The few, modest memorials set up at Rumbula during the Soviet-era didn’t mention Jews at all and were covered with Communist insignia.
The official line was that it was Soviets who died in the killings, not Jews, explained Vestermanis. The idea of Jewish suffering was taboo.
Discussions about Latvia’s plight during the war wedged relentlessly between two hostile powers, Germany and Russia were also invariably laden with crude, Orwellian Soviet propaganda.
Stalinist repression after the war, including the deportation of over 50,000 Latvian men, women and children to Siberia, meant Latvians also understandably shifted focus to their own suffering, Vestermanis said.
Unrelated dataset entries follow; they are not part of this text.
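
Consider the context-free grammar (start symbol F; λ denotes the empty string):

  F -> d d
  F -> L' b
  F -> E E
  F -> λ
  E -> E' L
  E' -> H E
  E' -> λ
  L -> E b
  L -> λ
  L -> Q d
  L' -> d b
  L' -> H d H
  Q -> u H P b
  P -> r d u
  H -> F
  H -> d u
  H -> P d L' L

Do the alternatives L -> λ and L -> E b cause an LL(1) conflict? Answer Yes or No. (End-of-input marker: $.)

FIRST(λ) = { λ } and FIRST(E b) = { b, d, r, u }.
The first alternative is nullable and FOLLOW(L) = { $, b, d, r, u } shares b with FIRST of the second — conflict.

Yes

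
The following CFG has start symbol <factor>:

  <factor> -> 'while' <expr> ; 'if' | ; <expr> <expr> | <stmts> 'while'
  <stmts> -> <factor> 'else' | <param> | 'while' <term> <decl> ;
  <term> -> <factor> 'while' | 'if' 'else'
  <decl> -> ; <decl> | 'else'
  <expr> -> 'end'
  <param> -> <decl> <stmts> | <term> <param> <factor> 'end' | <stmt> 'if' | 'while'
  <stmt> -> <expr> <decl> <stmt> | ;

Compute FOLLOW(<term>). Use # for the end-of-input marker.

{ 'else', 'end', 'if', 'while', ; }

In <stmts> -> 'while' <term> <decl> ;: add FIRST(<decl> ;) = { 'else', ; }.
In <param> -> <term> <param> <factor> 'end': add FIRST(<param> <factor> 'end') = { 'else', 'end', 'if', 'while', ; }.
Union: FOLLOW(<term>) = { 'else', 'end', 'if', 'while', ; }.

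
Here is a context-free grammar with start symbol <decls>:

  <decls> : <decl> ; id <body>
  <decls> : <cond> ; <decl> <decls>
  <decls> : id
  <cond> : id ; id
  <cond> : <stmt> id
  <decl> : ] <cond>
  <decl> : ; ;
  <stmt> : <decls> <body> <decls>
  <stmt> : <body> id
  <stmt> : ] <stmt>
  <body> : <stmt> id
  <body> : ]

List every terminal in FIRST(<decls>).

From <decls> : <decl> ; id <body>: add FIRST(<decl>) = { ;, ] }.
From <decls> : <cond> ; <decl> <decls>: add FIRST(<cond>) = { ;, ], id }.
<decls> : id contributes {id}.
Union: FIRST(<decls>) = { ;, ], id }.

{ ;, ], id }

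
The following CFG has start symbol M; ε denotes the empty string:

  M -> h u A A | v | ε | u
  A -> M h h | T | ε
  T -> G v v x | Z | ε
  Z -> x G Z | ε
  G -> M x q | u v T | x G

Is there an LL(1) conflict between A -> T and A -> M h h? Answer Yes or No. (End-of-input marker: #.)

FIRST(T) = { h, u, v, x, ε } and FIRST(M h h) = { h, u, v }.
Both contain h, so the two alternatives are not disjoint — LL(1) conflict.

Yes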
Neither the opportunity nor the will to talk through the Nazi era was there until Latvia recently regained independence.
Western Europe has had 55 years to discuss the Holocaust openly and honestly, he said. Latvia has had barely ten years.
There are positive signs, said Vestermanis, speaking in his office not far from the former Riga ghetto which, with its tumble-down, wood-paneled houses, decrepit cobblestone streets and boarded-up 1930s apartments seems hauntingly unchanged from the Nazi era.
The Holocaust has been added to the national school curriculum, he explained, and Latvian-language books on the subject including Ezergailis, are now widely available. Latvian President Vaira Vike-Freiberga has also taken the initiative in urging an honest, society-wide dialogue about the events.
Vestermanis said he didn’t accept the notion of guilt for anyone but those directly involved in the atrocities, and he decried Soviet efforts to portray Latvia as sympathetic to the German cause during World War II.
He added that he didn’t think the world attention surrounding the Kalejs case was constructive. It had raised sensitivities and was being politicized at home and abroad, he said.
There’s a time when you need to look straight into the eyes of the truth, but it can’t be forced, Vestermanis said. Latvia isn’t ready yet. But I believe the time when it will be is coming soon.